O-2
Development of a 3D Modeling Tool for Procedural Planning of Ductal Stenting
Presenter
Mudit Gupta, MD, PhD, Children's Hospital of Philadelphia, Philadelphia, PA
Mudit Gupta, MD, PhD1, Csaba Pinter, PhD2, Alana Cianciulli, BS1, Hannah Dewey1, Silvani Amin1, Andras Lasso, PhD3, Michael Liam O'Byrne, M.D., FSCAI1, Andrew C. Glatz, M.D., FSCAI4 and Matthew Jolley, MD1, (1)Children's Hospital of Philadelphia, Philadelphia, PA, (2)Pixel Medical, Kingston, ON, Canada, (3)Queen's University, Kingston, ON, Canada, (4)Washington University School of Medicine, St.

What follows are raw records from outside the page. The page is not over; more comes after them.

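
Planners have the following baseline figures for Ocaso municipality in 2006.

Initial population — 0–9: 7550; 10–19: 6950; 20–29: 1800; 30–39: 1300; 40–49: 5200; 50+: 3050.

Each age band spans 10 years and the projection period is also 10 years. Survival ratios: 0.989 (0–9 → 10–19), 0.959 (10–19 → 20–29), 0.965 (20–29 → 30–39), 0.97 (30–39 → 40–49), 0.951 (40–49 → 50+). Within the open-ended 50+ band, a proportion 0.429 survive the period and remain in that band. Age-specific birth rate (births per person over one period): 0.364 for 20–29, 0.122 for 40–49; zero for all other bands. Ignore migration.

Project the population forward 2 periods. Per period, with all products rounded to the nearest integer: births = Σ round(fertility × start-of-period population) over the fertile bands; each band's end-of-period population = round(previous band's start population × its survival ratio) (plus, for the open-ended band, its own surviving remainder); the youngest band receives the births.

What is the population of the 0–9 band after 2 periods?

2580

Numbering the groups 1..6 from youngest to oldest:
[period 1]
Births: 1800 × 0.364 = 655 ; 5200 × 0.122 = 634 — total 1289
Group 2: 7550 × 0.989 = 7467
Group 3: 6950 × 0.959 = 6665
Group 4: 1800 × 0.965 = 1737
Group 5: 1300 × 0.97 = 1261
Group 6: 5200 × 0.951 + 3050 × 0.429 = 4945 + 1308 = 6253
Giving 1289 / 7467 / 6665 / 1737 / 1261 / 6253.
[period 2]
Births: 6665 × 0.364 = 2426 ; 1261 × 0.122 = 154 — total 2580
Group 2: 1289 × 0.989 = 1275
Group 3: 7467 × 0.959 = 7161
Group 4: 6665 × 0.965 = 6432
Group 5: 1737 × 0.97 = 1685
Group 6: 1261 × 0.951 + 6253 × 0.429 = 1199 + 2683 = 3882
Giving 2580 / 1275 / 7161 / 6432 / 1685 / 3882.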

Louis, MO
Keywords: Congenital Heart Disease (CHD), Imaging & Physiology and Patent Ductus Arteriosus (PDA)
Background
Ductus arteriosus stenting (DAS) is an important palliative option for infants with ductal-dependent pulmonary blood flow (DD-PBF). However, assessment of patient candidacy and pre-procedural planning are complicated by complex PDA anatomy that is difficult to characterize by standard echocardiography. We aimed to develop a novel tool for 3D modeling and quantification of PDA structure using CT angiographic (CTA) images to inform interventional planning. Methods
We identified 33 infants with DD-PBF who had a CTA followed by DAS. The CTA vascular anatomy was visualized and segmented in 3D Slicer. A custom python-scripted module was built to semi-automatically extract centerlines of the vascular tree of the ductus and surrounding vessels (A). Metrics of ductal length, diameter, curvature, and tortuosity were automatically calculated (B,C), and retrospectively compared to 2D projectional angiograms (D). Results
The ductal anatomy was successfully modeled and quantified in all. 3D modeling generated a shorter total ductal length than the 2D measurements [median 14.9mm (IQR 9.8-16.5mm) vs 16.3mm (IQR 11.3-18.4mm), p<0.001] and shorter aortic ampulla to PA length [median 7.2mm (IQR 6.3-9.2mm) vs 9.2mm (IQR 7.5-11.1mm), p<0.002]. Maximum ductal diameters were similar [median 4.6mm (IQR 3.6-5.3mm) vs 4.8mm (IQR 4.0-5.4mm), p=0.76]. Conclusions
3D visualization and semi-automatic quantitative analysis of ductal structure is feasible, and may be informative for planning DAS in patients with DD-PBF. Future work is needed to determine if 3D modeling informs patient candidacy or procedural outcomes.